Beaucoup d'enseignants ont développé un circuit parallèle d'enseignement, réservant le «savoir» à ceux d'entre leurs élèves qui veulent bien s'inscrire à leurs cours particuliers.
Par Rachid Barnat
Ce système, qui frise le racket, permet aux enseignants d'arrondir les fins du mois si ce n'est plus – puisque les parents désireux de voir réussir leurs enfants sont obligés de céder à la pression des enseignants incitant leurs élèves à prendre des cours particuliers –, mais il ne rehausse pas le niveau de l'enseignement, au contraire!
Tout s'achète et tout se vend
Certains parents, dans le besoin, se sacrifient pour assurer un avenir à leurs gosses... et cèdent à la tentation de leur donner «plus de chance» par des cours particuliers.
Certains enseignants poussent l'injustice du savoir jusqu'à vendre à leurs élèves les épreuves des examens leur garantissant la «réussite».
Avec la multiplication des écoles privées, les meilleurs enseignants les préfèrent à l'école publique.
Le recrutement des enseignants ne se fait plus au mérite mais s'achète par l'argent ou se fait par le biais du piston.
Les diplômes aussi se vendent et s'achètent... comme tout le reste d'ailleurs, depuis la généralisation de la corruption sous le régime de Ben Ali.
Un père raconte comment il a aidé sa fille à faire son cursus scolaire jusqu'au doctorat et devenir professeur de lettres à la fac. La fille n'est pas brillante, loin de là. Qu'à cela ne tienne : le père, profitant du système de corruption mis en place dans cette auguste institution, tout naturellement inscrivait sa fille aux cours particuliers, lui achetant les épreuves à chaque étape. Arrivée à l'université, il a procédé de la même manière puisque même les professeurs des facultés ont développé les «cours particuliers» et la «vente» des épreuves des examens à leurs «clients».
Résultat : voilà une fille doctorante en lettres qui enseigne le français à la faculté... mais qui le parle et l'écrit comme un pied! Comment s'étonner dès lors du niveau du français des étudiants qu'elle forme?
Les exemples comme celui-ci, tous les Tunisiens en en ont. Et ce ne sont pas les écoles coraniques, qui se sont multipliées sous l'ex-troïka dominée par les Frères musulmans, qui vont relever le niveau des jeunes.

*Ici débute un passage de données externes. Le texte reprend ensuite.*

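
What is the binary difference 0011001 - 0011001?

Method 1 - Direct subtraction (column by column from the right: bit − bit − borrow-in; if negative, add 2 and borrow 1 from the next column):
borrow: 0000000
        0011001
-       0011001
---------------
        0000000

Method 2 - Add two's complement:
Two's complement of 0011001: invert → 1100110, add 1 → 1100111
  0011001
+ 1100111
---------
 10000000  (end carry out of the top bit = 1)
Discarding the end carry: 0000000
Decimal check:
  0011001 = 16 + 8 + 1 = 25
  0011001 = 16 + 8 + 1 = 25
  25 - 25 = 0, and 0000000 = 0 ✓



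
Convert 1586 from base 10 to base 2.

Using repeated division by 2:
1586 ÷ 2 = 793 remainder 0
793 ÷ 2 = 396 remainder 1
396 ÷ 2 = 198 remainder 0
198 ÷ 2 = 99 remainder 0
99 ÷ 2 = 49 remainder 1
49 ÷ 2 = 24 remainder 1
24 ÷ 2 = 12 remainder 0
12 ÷ 2 = 6 remainder 0
6 ÷ 2 = 3 remainder 0
3 ÷ 2 = 1 remainder 1
1 ÷ 2 = 0 remainder 1
Reading remainders bottom to top: 11000110010



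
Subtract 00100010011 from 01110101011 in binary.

Method 1 - Direct subtraction (column by column from the right: bit − bit − borrow-in; if negative, add 2 and borrow 1 from the next column):
borrow: 00000100000
        01110101011
-       00100010011
-------------------
        01010011000

Method 2 - Add two's complement:
Two's complement of 00100010011: invert → 11011101100, add 1 → 11011101101
  01110101011
+ 11011101101
-------------
 101010011000  (end carry out of the top bit = 1)
Discarding the end carry: 01010011000
Decimal check:
  01110101011 = 512 + 256 + 128 + 32 + 8 + 2 + 1 = 939
  00100010011 = 256 + 16 + 2 + 1 = 275
  939 - 275 = 664, and 01010011000 = 512 + 128 + 16 + 8 = 664 ✓



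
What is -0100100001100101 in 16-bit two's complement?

Original: 0100100001100101
Step 1 - Invert all bits: 1011011110011010
Step 2 - Add 1: 1011011110011011
Verification: 0100100001100101 + 1011011110011011 = 10000000000000000; discarding the end carry (carry out of the top bit) leaves the 16-bit value 0000000000000000, as required for x + (-x)



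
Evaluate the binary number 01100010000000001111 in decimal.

Sum of powers of 2 for each 1-bit:
2^0 + 2^1 + 2^2 + 2^3 + 2^13 + 2^17 + 2^18
= 1 + 2 + 4 + 8 + 8192 + 131072 + 262144
= 401423



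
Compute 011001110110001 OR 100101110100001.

OR: 1 when either bit is 1
  011001110110001
| 100101110100001
-----------------
  111101110110001
Decimal: 13233 | 19361 = 31665



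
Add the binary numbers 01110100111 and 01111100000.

Add column by column from the right: bit + bit + carry-in; write the sum mod 2, carry 1 when the sum is 2 or 3.
carry:  11111000000
        01110100111
+       01111100000
-------------------
       011110000111
(the carry out of the leftmost column, 0, becomes the leading bit)
Decimal check:
  01110100111 = 512 + 256 + 128 + 32 + 4 + 2 + 1 = 935
  01111100000 = 512 + 256 + 128 + 64 + 32 = 992
  935 + 992 = 1927, and 011110000111 = 1024 + 512 + 256 + 128 + 4 + 2 + 1 = 1927 ✓



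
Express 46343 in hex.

Using repeated division by 16 (digits 10–15 are A–F):
46343 ÷ 16 = 2896 remainder 7
2896 ÷ 16 = 181 remainder 0
181 ÷ 16 = 11 remainder 5
11 ÷ 16 = 0 remainder 11 (B)
Reading remainders bottom to top: B507



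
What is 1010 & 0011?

AND: 1 only when both bits are 1
  1010
& 0011
------
  0010
Decimal: 10 & 3 = 2



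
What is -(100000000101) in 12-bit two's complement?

Original (sign bit 1, negative): 100000000101
Step 1 - Invert all bits: 011111111010
Step 2 - Add 1: 011111111011
Verification: 100000000101 + 011111111011 = 1000000000000; discarding the end carry (carry out of the top bit) leaves the 12-bit value 000000000000, as required for x + (-x)



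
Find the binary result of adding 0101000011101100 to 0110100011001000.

Add column by column from the right: bit + bit + carry-in; write the sum mod 2, carry 1 when the sum is 2 or 3.
carry:  1000000110010000
        0101000011101100
+       0110100011001000
------------------------
       01011100110110100
(the carry out of the leftmost column, 0, becomes the leading bit)
Decimal check:
  0101000011101100 = 16384 + 4096 + 128 + 64 + 32 + 8 + 4 = 20716
  0110100011001000 = 16384 + 8192 + 2048 + 128 + 64 + 8 = 26824
  20716 + 26824 = 47540, and 01011100110110100 = 32768 + 8192 + 4096 + 2048 + 256 + 128 + 32 + 16 + 4 = 47540 ✓



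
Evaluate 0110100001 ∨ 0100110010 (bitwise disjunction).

OR: 1 when either bit is 1
  0110100001
| 0100110010
------------
  0110110011
Decimal: 417 | 306 = 435



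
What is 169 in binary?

Using repeated division by 2:
169 ÷ 2 = 84 remainder 1
84 ÷ 2 = 42 remainder 0
42 ÷ 2 = 21 remainder 0
21 ÷ 2 = 10 remainder 1
10 ÷ 2 = 5 remainder 0
5 ÷ 2 = 2 remainder 1
2 ÷ 2 = 1 remainder 0
1 ÷ 2 = 0 remainder 1
Reading remainders bottom to top: 10101001



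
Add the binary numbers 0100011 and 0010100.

Add column by column from the right: bit + bit + carry-in; write the sum mod 2, carry 1 when the sum is 2 or 3.
carry:  0000000
        0100011
+       0010100
---------------
       00110111
(the carry out of the leftmost column, 0, becomes the leading bit)
Decimal check:
  0100011 = 32 + 2 + 1 = 35
  0010100 = 16 + 4 = 20
  35 + 20 = 55, and 00110111 = 32 + 16 + 4 + 2 + 1 = 55 ✓



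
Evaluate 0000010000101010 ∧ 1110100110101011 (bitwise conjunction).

AND: 1 only when both bits are 1
  0000010000101010
& 1110100110101011
------------------
  0000000000101010
Decimal: 1066 & 59819 = 42



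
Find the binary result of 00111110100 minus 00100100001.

Method 1 - Direct subtraction (column by column from the right: bit − bit − borrow-in; if negative, add 2 and borrow 1 from the next column):
borrow: 00000000110
        00111110100
-       00100100001
-------------------
        00011010011

Method 2 - Add two's complement:
Two's complement of 00100100001: invert → 11011011110, add 1 → 11011011111
  00111110100
+ 11011011111
-------------
 100011010011  (end carry out of the top bit = 1)
Discarding the end carry: 00011010011
Decimal check:
  00111110100 = 256 + 128 + 64 + 32 + 16 + 4 = 500
  00100100001 = 256 + 32 + 1 = 289
  500 - 289 = 211, and 00011010011 = 128 + 64 + 16 + 2 + 1 = 211 ✓



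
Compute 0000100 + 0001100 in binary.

Add column by column from the right: bit + bit + carry-in; write the sum mod 2, carry 1 when the sum is 2 or 3.
carry:  0011000
        0000100
+       0001100
---------------
       00010000
(the carry out of the leftmost column, 0, becomes the leading bit)
Decimal check:
  0000100 = 4
  0001100 = 8 + 4 = 12
  4 + 12 = 16, and 00010000 = 16 ✓



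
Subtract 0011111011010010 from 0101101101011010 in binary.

Method 1 - Direct subtraction (column by column from the right: bit − bit − borrow-in; if negative, add 2 and borrow 1 from the next column):
borrow: 0111100100000000
        0101101101011010
-       0011111011010010
------------------------
        0001110010001000

Method 2 - Add two's complement:
Two's complement of 0011111011010010: invert → 1100000100101101, add 1 → 1100000100101110
  0101101101011010
+ 1100000100101110
------------------
 10001110010001000  (end carry out of the top bit = 1)
Discarding the end carry: 0001110010001000
Decimal check:
  0101101101011010 = 16384 + 4096 + 2048 + 512 + 256 + 64 + 16 + 8 + 2 = 23386
  0011111011010010 = 8192 + 4096 + 2048 + 1024 + 512 + 128 + 64 + 16 + 2 = 16082
  23386 - 16082 = 7304, and 0001110010001000 = 4096 + 2048 + 1024 + 128 + 8 = 7304 ✓



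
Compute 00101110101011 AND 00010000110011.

AND: 1 only when both bits are 1
  00101110101011
& 00010000110011
----------------
  00000000100011
Decimal: 2987 & 1075 = 35



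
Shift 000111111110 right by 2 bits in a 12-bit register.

Original: 000111111110 (decimal 510)
Shift right by 2 positions
Drop the 2 low bits; fill with zeros on the left
Result: 000001111111 (decimal 127)
Equivalent: 510 >> 2 = 510 ÷ 2^2 = 127



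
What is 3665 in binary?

Using repeated division by 2:
3665 ÷ 2 = 1832 remainder 1
1832 ÷ 2 = 916 remainder 0
916 ÷ 2 = 458 remainder 0
458 ÷ 2 = 229 remainder 0
229 ÷ 2 = 114 remainder 1
114 ÷ 2 = 57 remainder 0
57 ÷ 2 = 28 remainder 1
28 ÷ 2 = 14 remainder 0
14 ÷ 2 = 7 remainder 0
7 ÷ 2 = 3 remainder 1
3 ÷ 2 = 1 remainder 1
1 ÷ 2 = 0 remainder 1
Reading remainders bottom to top: 111001010001



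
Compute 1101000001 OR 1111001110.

OR: 1 when either bit is 1
  1101000001
| 1111001110
------------
  1111001111
Decimal: 833 | 974 = 975



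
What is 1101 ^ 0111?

XOR: 1 when bits differ
  1101
^ 0111
------
  1010
Decimal: 13 ^ 7 = 10



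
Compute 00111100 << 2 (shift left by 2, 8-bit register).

Original: 00111100 (decimal 60)
Shift left by 2 positions
Append 2 zeros on the right
Result: 11110000 (decimal 240)
Equivalent: 60 << 2 = 60 × 2^2 = 240



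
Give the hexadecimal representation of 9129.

Using repeated division by 16 (digits 10–15 are A–F):
9129 ÷ 16 = 570 remainder 9
570 ÷ 16 = 35 remainder 10 (A)
35 ÷ 16 = 2 remainder 3
2 ÷ 16 = 0 remainder 2
Reading remainders bottom to top: 23A9



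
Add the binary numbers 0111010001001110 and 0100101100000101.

Add column by column from the right: bit + bit + carry-in; write the sum mod 2, carry 1 when the sum is 2 or 3.
carry:  1000000000011000
        0111010001001110
+       0100101100000101
------------------------
       01011111101010011
(the carry out of the leftmost column, 0, becomes the leading bit)
Decimal check:
  0111010001001110 = 16384 + 8192 + 4096 + 1024 + 64 + 8 + 4 + 2 = 29774
  0100101100000101 = 16384 + 2048 + 512 + 256 + 4 + 1 = 19205
  29774 + 19205 = 48979, and 01011111101010011 = 32768 + 8192 + 4096 + 2048 + 1024 + 512 + 256 + 64 + 16 + 2 + 1 = 48979 ✓



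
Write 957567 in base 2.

Using repeated division by 2:
957567 ÷ 2 = 478783 remainder 1
478783 ÷ 2 = 239391 remainder 1
239391 ÷ 2 = 119695 remainder 1
119695 ÷ 2 = 59847 remainder 1
59847 ÷ 2 = 29923 remainder 1
29923 ÷ 2 = 14961 remainder 1
14961 ÷ 2 = 7480 remainder 1
7480 ÷ 2 = 3740 remainder 0
3740 ÷ 2 = 1870 remainder 0
1870 ÷ 2 = 935 remainder 0
935 ÷ 2 = 467 remainder 1
467 ÷ 2 = 233 remainder 1
233 ÷ 2 = 116 remainder 1
116 ÷ 2 = 58 remainder 0
58 ÷ 2 = 29 remainder 0
29 ÷ 2 = 14 remainder 1
14 ÷ 2 = 7 remainder 0
7 ÷ 2 = 3 remainder 1
3 ÷ 2 = 1 remainder 1
1 ÷ 2 = 0 remainder 1
Reading remainders bottom to top: 11101001110001111111



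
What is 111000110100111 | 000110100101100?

OR: 1 when either bit is 1
  111000110100111
| 000110100101100
-----------------
  111110110101111
Decimal: 29095 | 3372 = 32175



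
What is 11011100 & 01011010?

AND: 1 only when both bits are 1
  11011100
& 01011010
----------
  01011000
Decimal: 220 & 90 = 88



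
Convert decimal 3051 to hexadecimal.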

Une éducation nationale schizophrène
En ce qui concerne la double culture et la langue française qu'affectionnent tant les Tunisiens, il faut rappeler que l'enseignement voulu par Bourguiba a été le bilinguisme en leur inculquant, sans complexe aucun, la culture française en plus de la culture arabe, y voyant un enrichissement pour son peuple. Certains ont maîtrisé l'arabe mieux que le français, d'autre ont fait l'inverse et bien d'autres, les deux à la fois.
Ce qui n'a pas empêché un certain ostracisme entretenu par des gens complexés de l'Histoire (panislamistes et panarabistes) mais aussi vis-à-vis de la France, qui aspirent à une culture unique et à une langue unique: l'arabe.
Pour couper l'herbe sous leurs pieds, Ben Ali a décidé de revenir sur le système de la double culture instaurée par son prédécesseur en arabisant l'enseignement et en réduisant l'apprentissage de la langue française à une simple langue étrangère. Sauf qu'une fois arrivé au niveau universitaire, beaucoup de filières sont enseignées uniquement en français, alors que beaucoup d'étudiants ne maîtrisent pas cette langue, ce qui complique leur formation.
Résultat: l'éducation nationale devient schizophrène avec cette réforme qui produit des diplômés ne maîtrisant ni l'arabe et encore moins le français... que ce soit par la langue ou par la culture! Ce qui explique la baisse du niveau général des étudiants formés dans le système public.
Pour échapper à cette «paupérisation» du savoir, les plus nantis orientent leurs enfants vers des écoles et des universités privées qui ont conservé, pour la plupart d'entre elles, l'ancien système qui a fait ses preuves.
Alors, question à notre ministre de l'Education nationale, Néji Djelloul : comment faire pour redonner à la Tunisie les nouveaux hussards pour poursuivre l'oeuvre de ceux qui les ont précédés et construire la nouvelle république?